= Prostitution in Samoa =

Prostitution in Samoa is illegal but is commonly practised. In 2009, an investigation by the Samoan Observer newspaper identified that prostitution was taking place on the islands. A study carried out in 2016 by the United Nations Development Programme, UNICEF and the University of New South Wales indicated that there were approximately 400 female sex workers in Samoa, serving local and foreign clients. This equates to 1 in every 140 of the adult women on the island. The primary reason for women doing sex work was economic; some starting sex work as early as 13 years old. In February 2017, Samoa Police prepared to launch an investigation into a foreign-owned business alleged to be using local women in a prostitution operation. In the same year the Ministry of Health put forward plans to offer counselling and educational services to sex workers as part of the National HIV, AIDS, and STI Policy 2017-2022.

==Legal situation==
Prostitution is illegal in Samoa under the Crimes Act 2013. Samoan law also prohibits anyone from living on the earnings of a prostitute, for which the maximum penalty is ten years' imprisonment. Procuring and brothelkeeping are also illegal, with the latter subject to a maximum of ten years' imprisonment.

===Legislation===
The provisions of the Crimes Act 2013 in relation to prostitution are:

- Article 62. Using threats of intimidation for the purpose of sexual conduct - Maximum penalty 5 years imprisonment
- Article 70. Brothel keeping - Maximum 10 years
- Article 72. Prostitution - Maximum 3 years
- Article 73. Solicitation - Maximum 5 years
- Article 74. Living on earnings of prostitution - Maximum 10 years
- Article 75. Procuring sexual intercourse - Maximum 7 years

==History==
In the 19th century, the fishing village of Apia grew into a port in which ships of many nations stopped. Prostitution grew in the harbour area to such an extent that in 1892, Robert Louis Stevenson wrote "the white people of Apia lay in the worst squalor of degradation". The town was also known as “little Cairo” and “hell in the Pacific”. Many of the prostitutes were "half-caste". In 1893, the Reverend John William Hill proposed building a hospital for diseased prostitutes.

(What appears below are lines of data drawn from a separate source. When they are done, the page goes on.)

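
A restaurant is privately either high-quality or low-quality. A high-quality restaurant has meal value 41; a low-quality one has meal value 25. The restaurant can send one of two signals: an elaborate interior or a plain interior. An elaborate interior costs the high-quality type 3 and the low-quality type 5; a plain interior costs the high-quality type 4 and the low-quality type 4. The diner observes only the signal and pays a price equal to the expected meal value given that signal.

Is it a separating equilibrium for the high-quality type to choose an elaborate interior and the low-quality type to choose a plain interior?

If types separate, elaborate interior earns payment 41 and plain interior earns 25.
High-quality: elaborate interior gives 41 − 3 = 38; plain interior gives 25 − 4 = 21. No deviation. ✓
Low-quality: plain interior gives 25 − 4 = 21; elaborate interior gives 41 − 5 = 36. Would deviate. ✗

No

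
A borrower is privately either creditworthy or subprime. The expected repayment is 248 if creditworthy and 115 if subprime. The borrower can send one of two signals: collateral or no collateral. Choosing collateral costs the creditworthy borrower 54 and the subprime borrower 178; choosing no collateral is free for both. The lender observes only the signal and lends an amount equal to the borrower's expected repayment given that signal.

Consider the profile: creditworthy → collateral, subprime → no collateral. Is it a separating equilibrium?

Under separation the lender infers type exactly: collateral → creditworthy (pays 248), no collateral → subprime (pays 115).
Creditworthy: collateral gives 248 − 54 = 194; no collateral gives 115 − 0 = 115. No deviation. ✓
Subprime: no collateral gives 115 − 0 = 115; collateral gives 248 − 178 = 70. No deviation. ✓
Neither type gains from mimicking the other.

Yes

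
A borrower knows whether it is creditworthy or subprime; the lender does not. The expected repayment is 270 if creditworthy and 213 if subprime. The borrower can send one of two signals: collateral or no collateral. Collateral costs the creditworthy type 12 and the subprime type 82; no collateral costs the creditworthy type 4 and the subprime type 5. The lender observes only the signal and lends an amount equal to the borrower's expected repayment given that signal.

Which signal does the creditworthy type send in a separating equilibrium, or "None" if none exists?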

During the Second World War, the number of American troops on the island caused a large spike in prostitution. The entrance gates at the airport were known by Samoans as “the gates of sin." One matai (chief) was expelled from his village for suspicion of procuring prostitutes for the Americans.

==Sex trafficking==
The United States Department of State reported that in 2016 there were no confirmed reports that the country was a source,
destination, or transit country for victims of sex trafficking.